What Happened To Systems?

I think I’ve told this story before, but maybe worth repeating.

Many years ago I had a season long nap of the day competition with a work colleague - loser pays for a slap-up lunch. The boss caught us studying form one day and asked if he could join in. He knew (he said) very little about horse racing so he would just have the third horse down, in the third race of the day at the main meeting. We both finished on the plus side, but had to buy him lunch two years running!
 
I used to be interested in systems.

The logic in creating the system is what interests me, not really following systems themselves, unless they become immensely profitable!

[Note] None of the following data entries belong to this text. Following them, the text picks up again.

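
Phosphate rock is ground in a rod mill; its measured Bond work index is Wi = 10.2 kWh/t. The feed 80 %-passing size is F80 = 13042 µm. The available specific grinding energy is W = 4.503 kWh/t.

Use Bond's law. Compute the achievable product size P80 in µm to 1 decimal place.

P80 = 357.3 µm

W = 10 Wi (P80^-0.5 − F80^-0.5)
1/√P80 = 1/√F80 + W/(10·Wi)
  = 4.5030/(10·10.2) + 1/√13042 = 0.044147 + 0.008756 = 0.052904
P80 = (1/0.052904)² = 18.9023² = 357.30 µm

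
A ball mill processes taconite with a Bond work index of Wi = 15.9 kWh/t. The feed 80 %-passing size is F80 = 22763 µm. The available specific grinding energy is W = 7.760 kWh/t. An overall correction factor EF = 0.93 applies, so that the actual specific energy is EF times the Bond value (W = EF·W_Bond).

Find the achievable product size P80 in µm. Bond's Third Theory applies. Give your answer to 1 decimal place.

P80 = 286.2 µm

Bond:  W = 10 Wi (1/√P − 1/√F)
W_Bond = W / EF = 7.760 / 0.93 = 8.3441 kWh/t
P80^(−½) = W_Bond/(10 Wi) + F80^(−½)
  = 8.3441/(10·15.9) + 1/√22763 = 0.052479 + 0.006628 = 0.059107
P80 = (1/0.059107)² = 16.9186² = 286.24 µm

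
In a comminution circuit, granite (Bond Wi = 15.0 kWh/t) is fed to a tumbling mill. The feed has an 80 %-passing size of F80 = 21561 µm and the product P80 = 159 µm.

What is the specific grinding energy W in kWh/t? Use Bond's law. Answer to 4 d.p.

W_Bond = 10·Wi·(1/√P₈₀ − 1/√F₈₀)
1/√159 = 0.079305;  1/√21561 = 0.006810
W = 10·15.0·(0.079305 − 0.006810) = 10.8742 kWh/t

W = 10.8742 kWh/t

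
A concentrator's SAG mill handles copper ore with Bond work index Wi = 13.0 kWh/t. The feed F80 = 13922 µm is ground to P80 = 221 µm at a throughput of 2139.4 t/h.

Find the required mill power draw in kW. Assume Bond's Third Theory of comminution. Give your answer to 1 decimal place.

W_Bond = 10·Wi·(1/√P₈₀ − 1/√F₈₀)
W = 10·13.0·(1/√221 − 1/√13922) = 10·13.0·(0.058792) = 7.6430 kWh/t
P_mill = W·ṁ = 7.6430·2139.4 = 16351.4 kW

P = 16351.4 kW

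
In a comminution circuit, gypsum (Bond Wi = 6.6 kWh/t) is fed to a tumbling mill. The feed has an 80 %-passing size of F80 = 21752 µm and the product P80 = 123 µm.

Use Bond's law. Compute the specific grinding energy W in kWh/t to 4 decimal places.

W = 5.5035 kWh/t

W = 10 Wi / √P80 − 10 Wi / √F80
1/√123 = 0.090167;  1/√21752 = 0.006780
W = 10·6.6·(0.090167 − 0.006780) = 5.5035 kWh/t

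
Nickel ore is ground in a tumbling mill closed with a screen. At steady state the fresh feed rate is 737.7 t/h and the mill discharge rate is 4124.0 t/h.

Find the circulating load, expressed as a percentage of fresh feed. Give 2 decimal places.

Mill node: discharge = fresh + recycle.
R = M − F = 4124.0 − 737.7 = 3386.3 t/h
CL = 100·R/F = 100·3386.3/737.7 = 459.03 %

CL = 459.03 %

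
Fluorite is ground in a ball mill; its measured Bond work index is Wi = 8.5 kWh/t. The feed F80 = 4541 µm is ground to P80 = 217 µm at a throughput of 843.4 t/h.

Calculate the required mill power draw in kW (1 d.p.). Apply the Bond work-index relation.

W = 10 Wi / √P80 − 10 Wi / √F80
W = 10·8.5·(1/√217 − 1/√4541) = 10·8.5·(0.053045) = 4.5088 kWh/t
P = W·T = 4.5088·843.4 = 3802.7 kW

P = 3802.7 kW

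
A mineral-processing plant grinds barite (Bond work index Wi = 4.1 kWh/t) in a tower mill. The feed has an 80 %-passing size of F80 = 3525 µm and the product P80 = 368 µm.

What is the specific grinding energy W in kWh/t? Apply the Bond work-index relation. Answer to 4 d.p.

Bond: W = 10·Wi·(1/√P80 − 1/√F80)
1/√368 = 0.052129;  1/√3525 = 0.016843
W = 10·4.1·(0.052129 − 0.016843) = 1.4467 kWh/t

W = 1.4467 kWh/t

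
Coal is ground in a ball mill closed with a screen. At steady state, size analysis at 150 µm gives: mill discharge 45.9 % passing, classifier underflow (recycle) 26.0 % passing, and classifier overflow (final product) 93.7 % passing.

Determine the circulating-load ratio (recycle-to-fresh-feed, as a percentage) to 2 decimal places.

Two-product formula at 150 µm:
(1+r)·d = r·u + o ⇒ r = (o−d)/(d−u)
r = (93.7 − 45.9)/(45.9 − 26.0) = 47.8/19.9 = 2.4020
CL = 100·r = 240.20 %

CL = 240.20 %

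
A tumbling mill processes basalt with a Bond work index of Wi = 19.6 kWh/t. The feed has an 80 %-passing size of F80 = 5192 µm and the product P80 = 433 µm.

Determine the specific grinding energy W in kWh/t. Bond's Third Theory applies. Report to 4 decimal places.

W = 6.6990 kWh/t

Bond:  W = 10 Wi (1/√P − 1/√F)
1/√433 = 0.048057;  1/√5192 = 0.013878
W = 10·19.6·(0.048057 − 0.013878) = 6.6990 kWh/t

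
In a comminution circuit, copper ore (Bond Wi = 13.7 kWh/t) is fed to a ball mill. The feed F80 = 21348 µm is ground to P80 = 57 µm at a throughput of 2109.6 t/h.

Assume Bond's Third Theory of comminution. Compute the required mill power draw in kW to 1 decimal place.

P = 36302.9 kW

Bond:  W = 10 Wi (1/√P − 1/√F)
W = 10·13.7·(1/√57 − 1/√21348) = 10·13.7·(0.125609) = 17.2084 kWh/t
P = W·T = 17.2084·2109.6 = 36302.9 kW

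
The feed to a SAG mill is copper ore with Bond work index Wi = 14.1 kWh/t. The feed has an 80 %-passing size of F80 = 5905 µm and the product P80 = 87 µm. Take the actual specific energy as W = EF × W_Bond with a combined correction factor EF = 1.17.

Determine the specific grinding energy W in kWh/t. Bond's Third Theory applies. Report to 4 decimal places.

W = 10·Wi·(P80^(-½) − F80^(-½))
1/√87 = 0.107211;  1/√5905 = 0.013013
W = 10·14.1·(0.107211 − 0.013013) = 13.2819 kWh/t
With EF = 1.17: W = 13.2819·1.17 = 15.5398 kWh/t

W = 15.5398 kWh/t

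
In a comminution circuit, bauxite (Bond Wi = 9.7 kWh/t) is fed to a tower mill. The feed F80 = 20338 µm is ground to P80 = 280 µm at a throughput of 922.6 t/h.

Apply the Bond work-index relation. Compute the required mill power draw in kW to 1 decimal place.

W = 10 Wi (1/√P80 − 1/√F80)  [Bond]
W = 10·9.7·(1/√280 − 1/√20338) = 10·9.7·(0.052749) = 5.1167 kWh/t
P = W·T = 5.1167·922.6 = 4720.7 kW

P = 4720.7 kW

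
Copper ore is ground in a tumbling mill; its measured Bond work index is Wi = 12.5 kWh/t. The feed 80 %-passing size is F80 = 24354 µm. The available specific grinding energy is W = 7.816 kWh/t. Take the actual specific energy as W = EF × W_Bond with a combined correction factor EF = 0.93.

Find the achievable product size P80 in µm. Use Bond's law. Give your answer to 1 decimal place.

W = 10 Wi / √P80 − 10 Wi / √F80
W_Bond = W / EF = 7.816 / 0.93 = 8.4043 kWh/t
1/√P80 = 1/√F80 + W_Bond/(10·Wi)
  = 8.4043/(10·12.5) + 1/√24354 = 0.067234 + 0.006408 = 0.073642
P80 = (1/0.073642)² = 13.5792² = 184.39 µm

P80 = 184.4 µm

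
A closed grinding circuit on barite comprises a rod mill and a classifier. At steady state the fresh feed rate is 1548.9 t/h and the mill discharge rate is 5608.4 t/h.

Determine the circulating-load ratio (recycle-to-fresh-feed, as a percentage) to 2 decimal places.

CL = 262.09 %

Steady state: M = F + R.
R = M − F = 5608.4 − 1548.9 = 4059.5 t/h
CL = 100·R/F = 100·4059.5/1548.9 = 262.09 %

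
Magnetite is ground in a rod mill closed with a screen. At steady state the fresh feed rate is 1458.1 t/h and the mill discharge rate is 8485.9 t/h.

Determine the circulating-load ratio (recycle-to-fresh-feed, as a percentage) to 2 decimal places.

Mill node: discharge = fresh + recycle.
R = M − F = 8485.9 − 1458.1 = 7027.8 t/h
CL = 100·R/F = 100·7027.8/1458.1 = 481.98 %

CL = 481.98 %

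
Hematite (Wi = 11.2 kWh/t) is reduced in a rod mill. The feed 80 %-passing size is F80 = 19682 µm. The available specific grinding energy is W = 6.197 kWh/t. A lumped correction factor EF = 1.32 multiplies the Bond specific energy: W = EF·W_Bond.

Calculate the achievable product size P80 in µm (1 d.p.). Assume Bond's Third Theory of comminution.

P80 = 415.7 µm

W = 10·Wi·[P80^(−½) − F80^(−½)]
W_Bond = W / EF = 6.197 / 1.32 = 4.6947 kWh/t
P80^(−½) = W_Bond/(10 Wi) + F80^(−½)
  = 4.6947/(10·11.2) + 1/√19682 = 0.041917 + 0.007128 = 0.049045
P80 = (1/0.049045)² = 20.3895² = 415.73 µm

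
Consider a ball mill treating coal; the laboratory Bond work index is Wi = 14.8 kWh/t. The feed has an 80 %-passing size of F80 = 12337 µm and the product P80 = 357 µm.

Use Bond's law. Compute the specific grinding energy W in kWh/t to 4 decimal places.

W = 6.5005 kWh/t

W = 10·Wi·[P80^(−½) − F80^(−½)]
1/√357 = 0.052926;  1/√12337 = 0.009003
W = 10·14.8·(0.052926 − 0.009003) = 6.5005 kWh/t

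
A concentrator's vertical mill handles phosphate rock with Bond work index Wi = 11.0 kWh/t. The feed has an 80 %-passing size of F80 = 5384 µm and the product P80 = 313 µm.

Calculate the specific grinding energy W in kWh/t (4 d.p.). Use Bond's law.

W = 10 Wi (1/√P80 − 1/√F80)  [Bond]
1/√313 = 0.056523;  1/√5384 = 0.013628
W = 10·11.0·(0.056523 − 0.013628) = 4.7184 kWh/t

W = 4.7184 kWh/t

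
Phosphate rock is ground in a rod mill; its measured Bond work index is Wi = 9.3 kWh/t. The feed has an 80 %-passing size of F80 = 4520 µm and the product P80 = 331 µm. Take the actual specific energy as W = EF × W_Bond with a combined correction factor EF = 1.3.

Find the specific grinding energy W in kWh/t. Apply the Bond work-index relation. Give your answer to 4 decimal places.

W = 4.8470 kWh/t

W = 10·Wi·(P80^(-½) − F80^(-½))
1/√331 = 0.054965;  1/√4520 = 0.014874
W = 10·9.3·(0.054965 − 0.014874) = 3.7285 kWh/t
With EF = 1.3: W = 3.7285·1.3 = 4.8470 kWh/t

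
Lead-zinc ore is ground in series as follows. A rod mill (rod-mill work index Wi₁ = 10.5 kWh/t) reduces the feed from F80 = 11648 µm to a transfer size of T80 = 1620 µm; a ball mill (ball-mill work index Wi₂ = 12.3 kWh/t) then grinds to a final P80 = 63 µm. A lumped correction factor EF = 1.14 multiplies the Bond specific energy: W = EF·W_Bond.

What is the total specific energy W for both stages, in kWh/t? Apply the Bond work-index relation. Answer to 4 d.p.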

Sometimes one good hunch based on a feeling at any given time of a season can turn in a decent profit.
 
Everyone can have their own view on everything but personally I prefer the term selection process cos I don’t really distinguish between method and system other than a ‘system’ tends to mean it’s more open to automation and more fixed, however who is doing the automating makes a big difference as to what is possible i.e. a professional vs a have go hero who’s recorded a macro in excel.

But I'm somewhat sceptical of any method/system which wouldn't necessarily come up with the same selection if you looked at the race again with exactly the same information available on paper, on screen or in your head etc whether before or after the race has run.

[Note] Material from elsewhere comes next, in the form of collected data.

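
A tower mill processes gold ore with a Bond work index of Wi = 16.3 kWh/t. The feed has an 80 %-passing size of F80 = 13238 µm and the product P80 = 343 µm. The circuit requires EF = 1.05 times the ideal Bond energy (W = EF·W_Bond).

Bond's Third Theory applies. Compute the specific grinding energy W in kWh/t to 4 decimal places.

W = 10 Wi (1/√P80 − 1/√F80)  [Bond]
1/√343 = 0.053995;  1/√13238 = 0.008691
W = 10·16.3·(0.053995 − 0.008691) = 7.3845 kWh/t
Corrected W = EF·W_Bond = 1.05·7.3845 = 7.7537 kWh/t

W = 7.7537 kWh/t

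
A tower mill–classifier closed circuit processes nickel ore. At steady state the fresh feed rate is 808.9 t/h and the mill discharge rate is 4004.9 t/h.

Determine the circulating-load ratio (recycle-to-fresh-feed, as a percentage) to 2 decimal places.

Mill node: discharge = fresh + recycle.
R = M − F = 4004.9 − 808.9 = 3196.0 t/h
CL = 100·R/F = 100·3196.0/808.9 = 395.10 %

CL = 395.10 %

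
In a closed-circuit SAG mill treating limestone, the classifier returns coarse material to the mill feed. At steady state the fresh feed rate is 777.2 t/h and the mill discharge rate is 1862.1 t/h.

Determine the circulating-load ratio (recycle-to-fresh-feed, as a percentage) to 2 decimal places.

Steady state: M = F + R.
R = M − F = 1862.1 − 777.2 = 1084.9 t/h
CL = 100·R/F = 100·1084.9/777.2 = 139.59 %

CL = 139.59 %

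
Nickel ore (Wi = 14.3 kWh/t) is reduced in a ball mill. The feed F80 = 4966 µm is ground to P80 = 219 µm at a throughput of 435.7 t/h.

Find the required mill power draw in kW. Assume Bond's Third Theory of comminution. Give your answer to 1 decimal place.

W = 10 Wi (1/√P80 − 1/√F80)  [Bond]
W = 10·14.3·(1/√219 − 1/√4966) = 10·14.3·(0.053383) = 7.6338 kWh/t
P = W·T = 7.6338·435.7 = 3326.1 kW

P = 3326.1 kW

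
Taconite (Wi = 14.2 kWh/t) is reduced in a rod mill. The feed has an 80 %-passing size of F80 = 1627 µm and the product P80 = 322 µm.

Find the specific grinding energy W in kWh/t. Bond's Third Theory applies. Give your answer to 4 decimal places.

W = 4.3929 kWh/t

W = 10·Wi·[P80^(−½) − F80^(−½)]
1/√322 = 0.055728;  1/√1627 = 0.024792
W = 10·14.2·(0.055728 − 0.024792) = 4.3929 kWh/t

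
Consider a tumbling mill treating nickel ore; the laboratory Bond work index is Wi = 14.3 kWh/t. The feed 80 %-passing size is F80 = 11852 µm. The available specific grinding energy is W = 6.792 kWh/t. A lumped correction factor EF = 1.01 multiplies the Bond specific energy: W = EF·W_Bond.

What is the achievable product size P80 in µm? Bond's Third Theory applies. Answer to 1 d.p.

P80 = 316.5 µm

W = 10·Wi·[P80^(−½) − F80^(−½)]
W_Bond = W / EF = 6.792 / 1.01 = 6.7248 kWh/t
⇒ 1/√P80 = W_Bond/(10 Wi) + 1/√F80
  = 6.7248/(10·14.3) + 1/√11852 = 0.047026 + 0.009186 = 0.056212
P80 = (1/0.056212)² = 17.7899² = 316.48 µm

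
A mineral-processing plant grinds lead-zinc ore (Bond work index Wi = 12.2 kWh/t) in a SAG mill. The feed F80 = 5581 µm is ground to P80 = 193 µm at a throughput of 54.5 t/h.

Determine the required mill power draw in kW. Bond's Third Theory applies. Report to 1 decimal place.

W = 10·Wi·(P80^(-½) − F80^(-½))
W = 10·12.2·(1/√193 − 1/√5581) = 10·12.2·(0.058596) = 7.1487 kWh/t
Power = W × throughput = 7.1487 kWh/t × 54.5 t/h = 389.6 kW

P = 389.6 kW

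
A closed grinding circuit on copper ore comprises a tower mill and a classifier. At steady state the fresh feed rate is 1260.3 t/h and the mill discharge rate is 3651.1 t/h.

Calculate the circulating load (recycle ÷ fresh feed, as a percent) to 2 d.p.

Steady state: M = F + R.
R = M − F = 3651.1 − 1260.3 = 2390.8 t/h
CL = 100·R/F = 100·2390.8/1260.3 = 189.70 %

CL = 189.70 %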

I see a selection process as a repeatable set of steps, they can be based on hard data and/or soft data and not all applicable to every race or horse, and some can alter according to xyz criteria i.e. from very simple such as back top OR if trainer a, b or c. To a big decision tree containing a myriad of variables.

In my experience, even the ones that work to whatever degree don’t always stay that way for various reasons.

Losing runs can be hard and the lower your average strike rate the worse they can be, I’ve done the maths in excel and built a bets simulator that I can plug in parms such total bets, strike and avg win odds, and they both came up with the same results e.g.

For a 1000 bets
a 20% strike you can end up with a losing run of 30
a 30% strike you can end up with a losing run of 19
a 40% strike you can end up with a losing run of 13

The clustering of wins and losses over an extended sequence can be very interesting i.e. whether backing doubles, trebles etc would have any mileage.

From what I've seen an incorrect/bad staking plan can turn a winning selection process into a losing one very easily.